American Museum of Natural History
Central Park West at 79th St.
New York, NY 10024
(212) 769-5100
www.amnh.org

The American Museum of Natural History’s origami tree got its start in the early 1970s when entomologist—and origami lover—Alice Gray put up a small tree in her office decorated with paper insects. This year, the tree’s theme showcases the Our Senses exhibition, and even features an origami brain, along with a panoply of intricately folded, prettily patterned dinosaurs, animals, and other objects drawn from the museum’s amazing collection.

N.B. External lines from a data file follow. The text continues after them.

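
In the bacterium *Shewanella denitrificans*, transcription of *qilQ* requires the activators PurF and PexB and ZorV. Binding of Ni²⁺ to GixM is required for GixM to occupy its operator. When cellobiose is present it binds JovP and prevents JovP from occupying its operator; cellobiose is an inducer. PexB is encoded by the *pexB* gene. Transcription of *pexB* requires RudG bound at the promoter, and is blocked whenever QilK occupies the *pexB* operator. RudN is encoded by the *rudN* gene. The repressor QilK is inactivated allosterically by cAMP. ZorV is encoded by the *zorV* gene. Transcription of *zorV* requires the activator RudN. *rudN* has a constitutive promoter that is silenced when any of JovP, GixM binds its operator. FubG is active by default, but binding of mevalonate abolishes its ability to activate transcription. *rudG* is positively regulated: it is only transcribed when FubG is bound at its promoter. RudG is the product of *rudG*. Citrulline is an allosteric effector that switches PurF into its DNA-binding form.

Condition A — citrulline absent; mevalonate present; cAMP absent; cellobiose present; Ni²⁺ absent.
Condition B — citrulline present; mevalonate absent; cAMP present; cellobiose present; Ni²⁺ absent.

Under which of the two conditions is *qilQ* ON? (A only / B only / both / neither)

B only

Condition A:
Citrulline is absent, so PurF is inactive.
Mevalonate is present, so FubG is inactive.
Required activator FubG is absent, so *rudG* is not transcribed.
So RudG is not produced.
cAMP is absent, so QilK is active.
With repressor QilK bound, *pexB* is not transcribed.
So PexB is not produced.
Cellobiose is present, so JovP is inactive.
Ni²⁺ is absent, so GixM is inactive.
With no repressor bound, *rudN* is transcribed.
So RudN is produced and active.
No repressor is bound and RudN is active, so *zorV* is transcribed.
So ZorV is produced and active.
Required activator PurF is absent, so *qilQ* is not transcribed.
→ *qilQ* is OFF in A.
Condition B:
Citrulline is present, so PurF is active.
Mevalonate is absent, so FubG is active.
No repressor is bound and FubG is active, so *rudG* is transcribed.
So RudG is produced and active.
cAMP is present, so QilK is inactive.
No repressor is bound and RudG is active, so *pexB* is transcribed.
So PexB is produced and active.
Cellobiose is present, so JovP is inactive.
Ni²⁺ is absent, so GixM is inactive.
With no repressor bound, *rudN* is transcribed.
So RudN is produced and active.
No repressor is bound and RudN is active, so *zorV* is transcribed.
So ZorV is produced and active.
No repressor is bound and PurF and PexB and ZorV are active, so *qilQ* is transcribed.
→ *qilQ* is ON in B.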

Metropolitan Museum of Art
1000 Fifth Ave.
New York, NY 10028
(212) 535-7710
www.metmuseum.org

The Metropolitan Museum of Art does Christmas by looking to the past. Its Christmas tree is festooned with an antique nativity scene. Some 200 Neapolitan baroque crèche figures—dating to the 18th century—inhabit the scene, from an angler checking out his catch to a donkey looking around to angels flying and fur-wrapped travelers bearing gifts for the newly born Jesus. Check the calendar for daily tree lighting and special concerts.

New York Botanical Garden
2900 Southern Blvd.
Bronx, NY 10458-5126
(718) 817-8700
www.nybg.org

For many a city kid, the holidays wouldn’t be the holidays without a visit to the massive, marvelous train show at the New York Botanical Garden. As you’d expect from this nature center, NYBG features a gorgeous collection of decorated trees. All told, these trees boast some hundreds of strands of LED lights. So, bundle up, grab a cocoa, and wander around—you’ll be forgiven for thinking you’ve left the city and landed somewhere upstate.

South Street Seaport
19 Fulton St.
New York, NY 10038
(212) 732-8257
www.southstreetseaport.com

South Street Seaport has featured a tree for more than 30 years, complete with a large lovely star on top. After you’ve finished checking out the Christmas tree, you can head to a special indoor holiday market nearby. This special edition of the popular Hester Street Market showcases the best in the city’s artisanal and maker culture—browse one-of-a-kind gifts for everyone on your list, from grandma to fiancé to boss. Bonus! If you pay with your phone, you may qualify for free gift wrapping.

Washington Square Park
Fifth Avenue and Washington Square North
New York, NY 10012
www.washingtonsquarenyc.org

Looking for something to do on Christmas Eve? Head to the annual caroling at the Washington Square Park Christmas Tree. (The park association has sponsored carolers under the arch since 1906!) Of course, you can visit the tree at other times too, especially at night, when the lights glitter off the arch and up Fifth Avenue. Lights go on at 4 pm, and remain lit until 1 am. New York changes, sure, but some traditions endure. Head over and be part of history!